Reactivity of Selenocystine and Tellurocystine: Structure and Antioxidant Activity of the Derivatives
Satheeshkumar, Kandhan,Raju, Saravanan,Singh, Harkesh B.,Butcher, Ray J.
supporting information, p. 17513 - 17522 (2018/11/23)
l-Selenocystine (5) and l-tellurocystine (6) have been prepared and the reactivity of these amino acids, i.e., oxidation of 5 and 6, has been performed at various pH values. Hydrogen peroxide was used as an oxidant and it was treated with 5 and 6 in excess in acidic and basic media. Compound 5, upon oxidation, afforded SeIV and SeVI products. Selenocysteic acid [HO3SeCH2CH(NH2)COOH] 9, a novel SeVI compound, was isolated and characterised by single-crystal X-ray diffraction studies. In contrast, l-tellurocystine, upon oxidation with H2O2, afforded TeII and TeIV products.
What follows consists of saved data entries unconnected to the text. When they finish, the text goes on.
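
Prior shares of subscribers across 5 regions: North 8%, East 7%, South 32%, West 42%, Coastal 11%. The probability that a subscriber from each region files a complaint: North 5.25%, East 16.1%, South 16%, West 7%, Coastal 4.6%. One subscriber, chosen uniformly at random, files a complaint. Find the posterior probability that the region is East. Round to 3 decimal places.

By Bayes' rule, posterior ∝ prior × likelihood:
  North: 0.08 × 0.0525 = 0.0042
  East: 0.07 × 0.161 = 0.01127
  South: 0.32 × 0.16 = 0.0512
  West: 0.42 × 0.07 = 0.0294
  Coastal: 0.11 × 0.046 = 0.00506
Sum = 0.10113.
P(East | evidence) = 0.01127 / 0.10113 ≈ 0.111.

0.111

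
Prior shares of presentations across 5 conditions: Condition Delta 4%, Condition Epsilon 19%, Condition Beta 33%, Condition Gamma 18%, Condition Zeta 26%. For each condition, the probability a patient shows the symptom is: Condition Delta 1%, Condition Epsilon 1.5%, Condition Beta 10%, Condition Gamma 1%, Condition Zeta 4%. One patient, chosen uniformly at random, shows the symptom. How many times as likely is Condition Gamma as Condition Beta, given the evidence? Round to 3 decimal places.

0.055

Unnormalized posteriors (prior × likelihood):
  Condition Delta: 0.04 × 0.01 = 0.0004
  Condition Epsilon: 0.19 × 0.015 = 0.00285
  Condition Beta: 0.33 × 0.1 = 0.033
  Condition Gamma: 0.18 × 0.01 = 0.0018
  Condition Zeta: 0.26 × 0.04 = 0.0104
Sum = 0.04845.
The ratio is 0.0018 / 0.033 (the normalizer cancels) = 0.055.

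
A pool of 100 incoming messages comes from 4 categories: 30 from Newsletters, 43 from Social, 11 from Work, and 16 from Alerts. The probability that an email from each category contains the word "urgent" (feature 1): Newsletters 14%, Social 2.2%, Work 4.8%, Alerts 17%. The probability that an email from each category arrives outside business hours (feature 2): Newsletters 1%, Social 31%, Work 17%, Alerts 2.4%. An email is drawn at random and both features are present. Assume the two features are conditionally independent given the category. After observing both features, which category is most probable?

Social

Unnormalized posteriors (prior × likelihood):
  Newsletters: 0.3 × 0.14 × 0.01 = 0.00042
  Social: 0.43 × 0.022 × 0.31 = 0.0029326
  Work: 0.11 × 0.048 × 0.17 = 0.0008976
  Alerts: 0.16 × 0.17 × 0.024 = 0.0006528
Total = 0.004903.
Largest term belongs to Social, so Social is most probable.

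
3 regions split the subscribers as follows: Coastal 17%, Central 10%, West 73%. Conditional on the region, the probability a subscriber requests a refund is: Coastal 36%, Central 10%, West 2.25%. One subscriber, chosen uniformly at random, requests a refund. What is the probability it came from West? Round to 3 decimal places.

0.187

Prior × likelihood for each hypothesis:
  Coastal: 0.17 × 0.36 = 0.0612
  Central: 0.1 × 0.1 = 0.01
  West: 0.73 × 0.0225 = 0.016425
Sum = 0.087625.
P(West | evidence) = 0.016425 / 0.087625 ≈ 0.187.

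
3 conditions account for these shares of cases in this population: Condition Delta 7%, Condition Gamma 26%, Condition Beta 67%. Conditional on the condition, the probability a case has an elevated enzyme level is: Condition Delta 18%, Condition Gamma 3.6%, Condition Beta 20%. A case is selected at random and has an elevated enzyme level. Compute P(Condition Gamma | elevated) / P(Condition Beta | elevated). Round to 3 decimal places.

Unnormalized posteriors (prior × likelihood):
  Condition Delta: 0.07 × 0.18 = 0.0126
  Condition Gamma: 0.26 × 0.036 = 0.00936
  Condition Beta: 0.67 × 0.2 = 0.134
Normalizing constant = 0.15596.
The ratio is 0.00936 / 0.134 (the normalizer cancels) = 0.070.

0.070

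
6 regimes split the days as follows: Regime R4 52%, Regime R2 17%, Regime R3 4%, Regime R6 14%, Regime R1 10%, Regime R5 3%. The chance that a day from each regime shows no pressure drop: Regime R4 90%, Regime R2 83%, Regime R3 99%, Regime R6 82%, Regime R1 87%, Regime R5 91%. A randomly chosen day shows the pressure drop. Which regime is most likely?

Regime R4

Taking complements, P(drop | each) = Regime R4 0.1, Regime R2 0.17, Regime R3 0.01, Regime R6 0.18, Regime R1 0.13, Regime R5 0.09.
Prior × likelihood for each hypothesis:
  Regime R4: 0.52 × 0.1 = 0.052
  Regime R2: 0.17 × 0.17 = 0.0289
  Regime R3: 0.04 × 0.01 = 0.0004
  Regime R6: 0.14 × 0.18 = 0.0252
  Regime R1: 0.1 × 0.13 = 0.013
  Regime R5: 0.03 × 0.09 = 0.0027
Normalizing constant = 0.1222.
Largest term belongs to Regime R4, so Regime R4 is most probable.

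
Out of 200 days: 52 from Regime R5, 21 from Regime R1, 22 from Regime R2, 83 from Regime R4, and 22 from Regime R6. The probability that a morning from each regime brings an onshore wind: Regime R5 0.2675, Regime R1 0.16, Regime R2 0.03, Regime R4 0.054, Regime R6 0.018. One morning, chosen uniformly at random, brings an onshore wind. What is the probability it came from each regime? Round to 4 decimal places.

Prior × likelihood for each hypothesis:
  Regime R5: 0.26 × 0.2675 = 0.06955
  Regime R1: 0.105 × 0.16 = 0.0168
  Regime R2: 0.11 × 0.03 = 0.0033
  Regime R4: 0.415 × 0.054 = 0.02241
  Regime R6: 0.11 × 0.018 = 0.00198
Normalizing constant = 0.11404.
P(Regime R5 | onshore) = 0.06955/0.11404 ≈ 0.6099
P(Regime R1 | onshore) = 0.0168/0.11404 ≈ 0.1473
P(Regime R2 | onshore) = 0.0033/0.11404 ≈ 0.0289
P(Regime R4 | onshore) = 0.02241/0.11404 ≈ 0.1965
P(Regime R6 | onshore) = 0.00198/0.11404 ≈ 0.0174

Regime R5 0.6099, Regime R1 0.1473, Regime R2 0.0289, Regime R4 0.1965, Regime R6 0.0174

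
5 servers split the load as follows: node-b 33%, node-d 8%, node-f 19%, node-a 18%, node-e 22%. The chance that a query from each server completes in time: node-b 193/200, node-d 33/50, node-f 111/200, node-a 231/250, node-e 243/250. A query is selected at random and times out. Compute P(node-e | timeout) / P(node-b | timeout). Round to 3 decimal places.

Taking complements, P(timeout | each) = node-b 0.035, node-d 0.34, node-f 0.445, node-a 0.076, node-e 0.028.
By Bayes' rule, posterior ∝ prior × likelihood:
  node-b: 0.33 × 0.035 = 0.01155
  node-d: 0.08 × 0.34 = 0.0272
  node-f: 0.19 × 0.445 = 0.08455
  node-a: 0.18 × 0.076 = 0.01368
  node-e: 0.22 × 0.028 = 0.00616
Normalizing constant = 0.14314.
The ratio is 0.00616 / 0.01155 (the normalizer cancels) = 0.533.

0.533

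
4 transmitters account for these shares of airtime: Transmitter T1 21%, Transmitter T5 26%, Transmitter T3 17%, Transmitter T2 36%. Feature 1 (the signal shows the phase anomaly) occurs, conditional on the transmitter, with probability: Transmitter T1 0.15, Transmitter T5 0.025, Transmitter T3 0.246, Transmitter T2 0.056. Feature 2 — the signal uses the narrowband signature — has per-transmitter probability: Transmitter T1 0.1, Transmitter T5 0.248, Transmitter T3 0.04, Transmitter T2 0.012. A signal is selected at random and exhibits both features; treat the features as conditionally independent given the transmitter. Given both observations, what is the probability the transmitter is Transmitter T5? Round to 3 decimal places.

Unnormalized posteriors (prior × likelihood):
  Transmitter T1: 0.21 × 0.15 × 0.1 = 0.00315
  Transmitter T5: 0.26 × 0.025 × 0.248 = 0.001612
  Transmitter T3: 0.17 × 0.246 × 0.04 = 0.0016728
  Transmitter T2: 0.36 × 0.056 × 0.012 = 0.00024192
Normalizing constant = 0.00667672.
P(Transmitter T5 | evidence) = 0.001612 / 0.00667672 ≈ 0.241.

0.241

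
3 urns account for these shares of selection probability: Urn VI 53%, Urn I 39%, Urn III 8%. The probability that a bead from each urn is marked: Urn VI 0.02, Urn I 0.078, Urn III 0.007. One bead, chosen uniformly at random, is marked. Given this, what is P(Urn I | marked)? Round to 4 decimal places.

0.7316

Compute prior × likelihood for every hypothesis:
  Urn VI: 0.53 × 0.02 = 0.0106
  Urn I: 0.39 × 0.078 = 0.03042
  Urn III: 0.08 × 0.007 = 0.00056
Total = 0.04158.
P(Urn I | evidence) = 0.03042 / 0.04158 ≈ 0.7316.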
Zwitterionic organotellurolate(IV), [TeCl3CH2CH(NH3)COOH] 13, was isolated and characterised by NMR and IR spectroscopy, mass spectrometry and elemental analysis. Compound 13 crystallizes in an orthorhombic space group. l-Tellurocystine, when reduced with NaBH4, produced the desired tellurolate intermediate, which was trapped with bromoacetic acid. Furthermore, l- and d-tellurocysteine derivatives, [(RTeCH2CH(NH2)COOH) R=phenyl, substituted phenyl and naphthyl (24–39)] were synthesised and evaluated for their glutathione peroxidase (GPx)-like activities. The results show that l-tellurocysteine derivatives have higher activity than their D-tellurocysteine analogues. DFT calculations for l-tellurocysteine derivatives provided information about the bond lengths and bond angles. This study reveals that the introduction of naphthyl substituents (35–38) leads to twisted conformation of the amino acid derivatives.